Whilst the term ‘employee engagement’ has been around since the 1990s and the consideration of ‘wellbeing at work’ spans even further back to the end of the 19th century, these topics gained increased business interest from the beginning of the recession in 2007, as Companies considered ways to keep their staff engaged by alternative means than cash incentives.
Engagement and wellbeing are known to be interlinked (see the Engage for Success whitepaper if you’d like to read more) and research shows that people with higher levels of wellbeing work better, live longer and have happier lives. Working in an industry in which people are a company’s defining asset, it’s no surprise then that at Edelman we have a strong focus on employee wellbeing. However, whilst there is clearly a strong financial viewpoint for keeping staff healthy and happy, this isn’t the only reason we invest in wellbeing at Edelman.

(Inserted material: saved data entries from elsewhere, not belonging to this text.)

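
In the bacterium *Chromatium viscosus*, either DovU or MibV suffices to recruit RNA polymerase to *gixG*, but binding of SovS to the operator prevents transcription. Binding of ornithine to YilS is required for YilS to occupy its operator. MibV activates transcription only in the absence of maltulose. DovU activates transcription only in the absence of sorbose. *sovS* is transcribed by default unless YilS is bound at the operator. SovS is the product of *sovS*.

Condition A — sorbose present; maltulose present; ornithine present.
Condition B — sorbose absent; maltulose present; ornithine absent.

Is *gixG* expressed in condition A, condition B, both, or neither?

Condition A:
Sorbose is present, so DovU is inactive.
Maltulose is present, so MibV is inactive.
Ornithine is present, so YilS is active.
With repressor YilS bound, *sovS* is not transcribed.
So SovS is not produced.
No activator is available at the *gixG* promoter, so *gixG* is not transcribed.
→ *gixG* is OFF in A.
Condition B:
Sorbose is absent, so DovU is active.
Maltulose is present, so MibV is inactive.
Ornithine is absent, so YilS is inactive.
With no repressor bound, *sovS* is transcribed.
So SovS is produced and active.
With repressor SovS bound, *gixG* is not transcribed.
→ *gixG* is OFF in B.

neither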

Last week saw a directed focus on personal wellbeing at Edelman to determine what it means to employees here and how we can better support it. This was explored through five days of activities ranging from Pilates and meditation classes, physical and financial health checks and a session on ‘How to Stay Calm’. We also launched a pilot for the Global Corporate Challenge. For a period of 100 days starting 27th May 2015, employees will compete in teams of seven as the GCC takes them on a journey that will increase their physical activity levels and improve their diet and quality of sleep. We hope this will work to create positive habits for our employees which form more healthy lifestyles on an ongoing basis. It will also no doubt promote some healthy competition between staff, as there is a prize for the top three most active teams.
A recent study from Edelman Wellness 360 shows that people can feel alone in their efforts for better wellbeing. So whilst we shouldn’t remove the aspect of personal responsibility, there is opportunity for employers to help support employees achieve their goals through a more wide ranging benefits programme that takes account of their environment and wellbeing as well as their role requirements.
The CIPR State of Profession Report just earlier this year reported high levels of stress across the sector as employee wellbeing gets pushed down the list, in favour of client needs. So it’s definitely not all about fruit and massages when it comes to an employee’s happiness. We believe one of the most critical factors towards the physical and emotional wellbeing of employees is ensuring they have the correct structures and support networks in place to encourage their success. That’s why at Edelman, we have an in-depth Career Pathing scheme to help employees understand how they can progress and evolve through our global network. And this year, we are working on a refreshed and structured line management programme, to ensure that employees are best equipped to empower their teams.
I’m proud to work for a company that has a strong culture of supporting employees in their personal wellbeing, a legacy from Edelman’s family-owned heritage and I hope that the focus on wellbeing continues to evolve and grow alongside our business.